Two Questions for Rupert Murdoch
The first two big questions to resolve about the News Corp. split:
Is this for real? I’ve talked to people in and out of the company (which also owns this Web site) who believe this is a News Corp. trial balloon, and that Rupert Murdoch hasn’t settled on a plan to split his low-margin publishing business from his high-margin video business.*
But I’ve also talked to a lot of people inside News Corp. who believe Murdoch is charging full steam ahead here. “He’s excited about this,” one of them told me today. So are investors, who have pushed Murdoch’s stock up eight percent today. (Worth noting: News Corp. stock is now above where it was a year ago, when the Millie Dowler/voicemail story kicked off the hacking scandal that continues to dog the company).

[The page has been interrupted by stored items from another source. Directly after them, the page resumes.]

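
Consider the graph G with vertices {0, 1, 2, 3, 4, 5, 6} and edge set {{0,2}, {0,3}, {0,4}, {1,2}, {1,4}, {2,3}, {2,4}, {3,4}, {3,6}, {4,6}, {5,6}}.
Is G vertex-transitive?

Vertex 1 is the only vertex of degree 2, so every automorphism fixes it; G is not vertex-transitive.

No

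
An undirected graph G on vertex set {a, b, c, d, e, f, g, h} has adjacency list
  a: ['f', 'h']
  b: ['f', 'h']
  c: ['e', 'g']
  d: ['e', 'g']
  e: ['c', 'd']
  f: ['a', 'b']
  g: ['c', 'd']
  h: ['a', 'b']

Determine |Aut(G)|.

128

G has two connected components, {a, b, f, h} and {c, d, e, g}; each is 2-regular, so G = C_4 ⊔ C_4. Aut of a disjoint union of two copies of C_4 is the wreath product D_4 ≀ Z_2, of order 2·8² = 128.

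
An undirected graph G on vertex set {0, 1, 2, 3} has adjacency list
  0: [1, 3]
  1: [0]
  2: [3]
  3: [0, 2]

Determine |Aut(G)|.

The degree sequence is [2, 1, 1, 2]; the two degree-1 vertices 1 and 2 are the ends of a path, so G = P_4. A path has exactly one nontrivial symmetry — reversal — giving Aut(G) of order 2.

2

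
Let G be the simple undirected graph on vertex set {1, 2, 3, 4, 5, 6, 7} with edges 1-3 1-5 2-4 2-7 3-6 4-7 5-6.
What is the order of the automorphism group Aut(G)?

48

G has two connected components, {1, 3, 5, 6} and {2, 4, 7}; each is 2-regular, so G = C_4 ⊔ C_3. The components are non-isomorphic (different sizes), so Aut(G) = Aut(C_4) × Aut(C_3) = D_4 × D_3 of order 8·6 = 48.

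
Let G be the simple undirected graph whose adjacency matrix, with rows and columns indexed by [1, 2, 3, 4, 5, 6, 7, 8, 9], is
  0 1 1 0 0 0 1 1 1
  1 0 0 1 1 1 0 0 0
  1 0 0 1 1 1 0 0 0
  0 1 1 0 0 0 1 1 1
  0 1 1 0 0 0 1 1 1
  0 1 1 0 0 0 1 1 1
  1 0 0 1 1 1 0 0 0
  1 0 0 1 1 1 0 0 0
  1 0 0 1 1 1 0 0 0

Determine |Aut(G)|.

2880

The vertices split by degree into {1, 4, 5, 6} (degree 5) and {2, 3, 7, 8, 9} (degree 4); every edge runs between the two parts, so G is the complete bipartite graph K_{4,5}. Automorphisms preserve the bipartition setwise (since the parts differ in size) and act as S_4 × S_5 within it; |Aut| = 2880.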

Also excited: Goldman Sachs and Centerview Partners, the two banks News Corp. has put on the job.
Next question: Who runs the publishing business? A split would leave News Corp. COO Chase Carey running the unit that houses the film and TV business, just as he’s doing today (though it’s possible Murdoch would retain his CEO title at one or both companies). The intrigue is about the other half. The logical choice would be Robert Thomson, a longtime Murdoch lieutenant who runs The Wall Street Journal and is editor-in-chief at Dow Jones. Today’s persistent chatter, though, is that Murdoch’s son Lachlan, who left the family business back in 2005, wants back in.
The buzz from News Corp. is that at least one of these queries should be answered soon, perhaps this week. Grab your popcorn.
*For a smart quick take on what this means — and how it’s not at all like Sumner Redstone’s Viacom/CBS split from the last decade — see PaidContent’s Staci Kramer.